VOLVER A LA PAGINA  PRINCIPAL
Internacional

28 de marzo de 2004

La batalla de los gays
La moral y el tiempo

Lisandro Otero
Rebelión

Una infección en el oído le produjo una inflamación cerebral y le causó la muerte a Oscar Wilde. Pese a los oprobios que se habían acumulado en su contra, a su miseria física, a su marginalidad social y a la execración que recibió, no perdió su buen humor ni su óptimo estado de ánimo, según refirió Bernard Shaw quien lo visitó en sus tiempos de extrañamiento en París, donde se había exiliado tras el proceso que se realizó contra él por su relación homosexual con Lord Alfred Douglas, tras la acusación del padre de éste, el Marqués de Queensberry. Fue hallado culpable de sodomía; pecado nefando, condenable por la ley en aquella época victoriana de estricta moral. Cumplió dos años de trabajos forzados en la prisión de Reading, donde escribió su famoso "De profundis".

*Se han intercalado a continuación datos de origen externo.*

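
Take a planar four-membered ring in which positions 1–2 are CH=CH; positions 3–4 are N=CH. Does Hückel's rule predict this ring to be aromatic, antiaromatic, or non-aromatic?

Check conjugation: the double-bond atoms are sp², each contributing one p electron; each sp² =N– keeps its lone pair in-plane and puts one electron into the π system — every position has a p orbital, so the cyclic π system is continuous.
Tallying contributions gives 2 × 2 = 4 from the 2 double-bond units.
4 is a 4n count (n = 1), so the planar conjugated ring is antiaromatic.

Antiaromatic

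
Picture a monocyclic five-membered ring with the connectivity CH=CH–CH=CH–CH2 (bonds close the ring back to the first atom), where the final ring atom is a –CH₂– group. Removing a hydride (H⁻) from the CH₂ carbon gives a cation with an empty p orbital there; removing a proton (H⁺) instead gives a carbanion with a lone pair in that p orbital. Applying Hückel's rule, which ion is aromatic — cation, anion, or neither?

In either ion the ring is fully conjugated: every atom, including the new sp² carbon, supplies a p orbital.
Cation: 2 × 2 + 0 = 4 π electrons → 4(1), antiaromatic.
Anion: 2 × 2 + 2 = 6 π electrons → 4(1)+2, aromatic.

The anion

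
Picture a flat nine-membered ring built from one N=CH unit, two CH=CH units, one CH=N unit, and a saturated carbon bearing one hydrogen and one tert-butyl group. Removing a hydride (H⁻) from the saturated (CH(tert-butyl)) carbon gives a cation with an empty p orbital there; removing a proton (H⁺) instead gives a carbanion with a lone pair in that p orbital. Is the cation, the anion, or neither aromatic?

The anion

Both ions have a continuous loop of p orbitals — each ring atom is sp².
Cation: 4 × 2 + 0 = 8 π electrons → 4(2), antiaromatic.
Anion: 4 × 2 + 2 = 10 π electrons → 4(2)+2, aromatic.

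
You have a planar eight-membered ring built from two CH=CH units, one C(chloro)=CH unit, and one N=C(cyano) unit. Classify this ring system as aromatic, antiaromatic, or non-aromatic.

Antiaromatic

Every ring atom contributes a p orbital perpendicular to the ring (every atom in a ring double bond is sp² and brings one electron to the p orbital; the doubly-bonded nitrogens are pyridine-type — their lone pairs lie in the ring plane, leaving one electron in the p orbital), so the π system is cyclic and fully conjugated.
Counting π electrons: 4 × 2 = 8 from the 4 double-bond units.
8 is a 4n count (n = 2), so the planar conjugated ring is antiaromatic.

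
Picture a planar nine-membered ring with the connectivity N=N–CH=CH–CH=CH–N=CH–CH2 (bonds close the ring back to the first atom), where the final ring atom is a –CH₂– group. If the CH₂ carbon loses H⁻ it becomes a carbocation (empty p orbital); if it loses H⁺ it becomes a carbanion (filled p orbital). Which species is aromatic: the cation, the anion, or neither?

The anion

Once that carbon is sp², every ring atom has a p orbital and both ions are fully conjugated.
Cation: 4 × 2 + 0 = 8 π electrons → 4(2), antiaromatic.
Anion: 4 × 2 + 2 = 10 π electrons → 4(2)+2, aromatic.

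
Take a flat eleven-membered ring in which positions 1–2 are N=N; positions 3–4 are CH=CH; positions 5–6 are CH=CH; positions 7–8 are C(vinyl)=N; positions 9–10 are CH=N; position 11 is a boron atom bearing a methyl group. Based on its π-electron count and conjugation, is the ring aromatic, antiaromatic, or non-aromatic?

Check conjugation: every atom in a ring double bond is sp² and brings one electron to the p orbital; each sp² =N– keeps its lone pair in-plane and puts one electron into the π system; the boron has an empty p orbital — every position has a p orbital, so the cyclic π system is continuous.
π-electron count: 5 × 2 = 10 from the double-bond units + 0 from the B(methyl) atom = 10.
10 = 4(2) + 2, which satisfies Hückel's 4n+2 rule.

Aromatic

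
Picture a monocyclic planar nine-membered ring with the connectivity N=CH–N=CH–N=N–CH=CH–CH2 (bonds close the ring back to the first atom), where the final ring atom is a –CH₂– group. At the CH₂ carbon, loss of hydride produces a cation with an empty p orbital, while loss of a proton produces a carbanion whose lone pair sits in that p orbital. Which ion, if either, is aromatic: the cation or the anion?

In both ions every ring atom is sp² and contributes a p orbital, so both rings are fully conjugated.
Cation: 4 × 2 + 0 = 8 π electrons → 4(2), antiaromatic.
Anion: 4 × 2 + 2 = 10 π electrons → 4(2)+2, aromatic.

The anion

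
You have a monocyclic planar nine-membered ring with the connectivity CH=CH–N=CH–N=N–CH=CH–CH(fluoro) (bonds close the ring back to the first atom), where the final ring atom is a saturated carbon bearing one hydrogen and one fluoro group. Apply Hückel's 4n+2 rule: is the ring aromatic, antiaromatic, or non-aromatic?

At the CH(fluoro) position, that saturated carbon is sp³ and has no p orbital in the ring π system; the ring's p-orbital overlap is broken there.
A ring that is not fully conjugated cannot be aromatic or antiaromatic regardless of its π-electron count.

Non-aromatic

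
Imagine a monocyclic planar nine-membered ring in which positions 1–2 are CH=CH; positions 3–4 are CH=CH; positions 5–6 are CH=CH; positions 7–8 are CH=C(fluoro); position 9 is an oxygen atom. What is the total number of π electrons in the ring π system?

10

All ring atoms are sp² and supply a p orbital to the ring (every atom in a ring double bond is sp² and brings one electron to the p orbital; the oxygen donates one lone pair from its p orbital); the conjugation is uninterrupted.
Adding the contributions, 4 × 2 = 8 from the double-bond units + 2 from the O atom = 10.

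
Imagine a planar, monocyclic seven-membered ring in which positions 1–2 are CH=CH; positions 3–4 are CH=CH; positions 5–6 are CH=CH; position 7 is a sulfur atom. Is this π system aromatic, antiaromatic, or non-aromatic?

Antiaromatic

All ring atoms are sp² and supply a p orbital to the ring (the double-bond atoms are sp², each contributing one p electron; the sulfur donates one lone pair from its p orbital); the conjugation is uninterrupted.
Adding the contributions, 3 × 2 = 6 from the double-bond units + 2 from the S atom = 8.
8 is a 4n count (n = 2), so the planar conjugated ring is antiaromatic.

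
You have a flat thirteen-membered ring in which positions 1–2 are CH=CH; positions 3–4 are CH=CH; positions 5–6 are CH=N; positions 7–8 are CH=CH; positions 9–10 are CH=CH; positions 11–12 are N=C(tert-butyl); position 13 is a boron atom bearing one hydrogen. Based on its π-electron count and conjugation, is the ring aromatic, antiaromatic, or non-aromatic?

All ring atoms are sp² and supply a p orbital to the ring (every atom in a ring double bond is sp² and brings one electron to the p orbital; each =N– nitrogen is pyridine-type (lone pair in the sp² plane, one electron in the p orbital); the boron has an empty p orbital); the conjugation is uninterrupted.
π-electron count: 6 × 2 = 12 from the double-bond units + 0 from the BH atom = 12.
A 4n π count (12, n = 3) in a planar conjugated ring means antiaromatic.

Antiaromatic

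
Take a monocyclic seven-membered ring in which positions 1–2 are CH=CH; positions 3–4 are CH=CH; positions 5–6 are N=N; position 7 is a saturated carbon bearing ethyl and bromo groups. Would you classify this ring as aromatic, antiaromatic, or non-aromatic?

Non-aromatic

The C(ethyl)(bromo) carbon is saturated: that saturated carbon is sp³ and has no p orbital in the ring π system. Conjugation is not continuous around the ring.
Without a continuous loop of overlapping p orbitals the Hückel electron count never comes into play.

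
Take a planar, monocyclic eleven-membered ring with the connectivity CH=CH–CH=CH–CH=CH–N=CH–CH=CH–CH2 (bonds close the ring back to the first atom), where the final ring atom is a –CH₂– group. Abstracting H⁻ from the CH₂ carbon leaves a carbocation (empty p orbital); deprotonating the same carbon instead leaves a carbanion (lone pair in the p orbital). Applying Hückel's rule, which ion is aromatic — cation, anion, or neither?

The cation

Both ions have a continuous loop of p orbitals — each ring atom is sp².
Cation: 5 × 2 + 0 = 10 π electrons → 4(2)+2, aromatic.
Anion: 5 × 2 + 2 = 12 π electrons → 4(3), antiaromatic.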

Wilde había sido un gran triunfador por el ingenio demostrado en sus comedias de costumbres que satirizaban a los medios sociales de su tiempo. Pero ni su reputación pudo defenderle de un medio hostil que se escandalizó por su ostentación de lo que otros practicaban en privado. La mudanza de los tiempos es visible en el enfoque que ahora se da a la personalidad del escritor. Hay un nuevo resucitar de su obra, y el estudio de su ejecutoria se ha convertido en objeto de culto. Numerosas obras teatrales, libros y artículos se publican sobre el escritor y el proceso que lo condenó.

Wilde desafió a la Inglaterra victoriana. Eran tiempos de expansión imperial, la flota real dominaba todos los mares y a las islas británicas se añadía el dominio sobre la India, Australia y Canadá, tres de los países más grandes del mundo. Aquella cristalización social se reflejaba en una capa aristocrática deseosa de respetuosidad. El comportamiento pomposo y ficticio de la élite no toleraba fisuras. El enriquecimiento de una burguesía orgullosa de sí misma pretendía una institucionalidad que Wilde no respetaba. El escritor predicaba un esteticismo chocante y gustaba de sorprender y escandalizar. Parte de su reputación la alcanzó por sus audacias. La acusación de Queensberry, pese a la reconocida excentricidad del marqués y sus exabruptos feroces, era la expresión compartida de un rechazo colectivo.

En nuestro siglo se ha producido una liberación de costumbres que permite a cada quien escoger la expresión sexual de su preferencia sin que pueda sufrir represalias demasiado graves, pero aún quedan prejuicios que se van deshaciendo con rapidez. De haber vivido en nuestra época Wilde habría pertenecido a algún movimiento gay y habría desfilado orondo por las calles de Londres junto a sus congéneres, libre de toda condena moral.

Sin embargo, aún se esta librando una batalla por la libertad del ser humano en la elección de sus opciones sexuales. Rodríguez Zapatero, quien acaba de ganar las elecciones españolas, ha prometido una nueva actitud más permisiva, distante de las restricciones fascistoides del falangista Aznar. Pero en los Estados Unidos de Bush el alcalde de San Francisco se ha visto muy atacado por el neofascismo petrolero de la Casa Blanca por haber permitido los matrimonios entre homosexuales.

La Corte Suprema de Massachussets dictaminó que las parejas gays tienen derecho a contraer matrimonio legal. Basó su fallo en la Constitución de ese estado de la Unión Americana que determina que no puede haber ciudadanos de segunda categoría que no tengan los derechos que asisten a los demás. La decisión incluye el derecho de las lesbianas a contraer matrimonio. De acuerdo con la estructura judicial de Estados Unidos esta medida no puede ser revocada por la Corte Suprema Federal. Treinta y siete estados de la Unión Americana han promulgado leyes que definen el matrimonio como exclusivamente heterosexual.

Por su importancia el tema de los derechos homosexuales va a convertirse en un tema de frecuente discusión en el proselitismo para las elecciones del 2004 en Estados Unidos. De ser un asunto social, o moral, se ha convertido en un problema político. Un siglo después de su muerte, como el Cid, Oscar Wilde sigue combatiendo.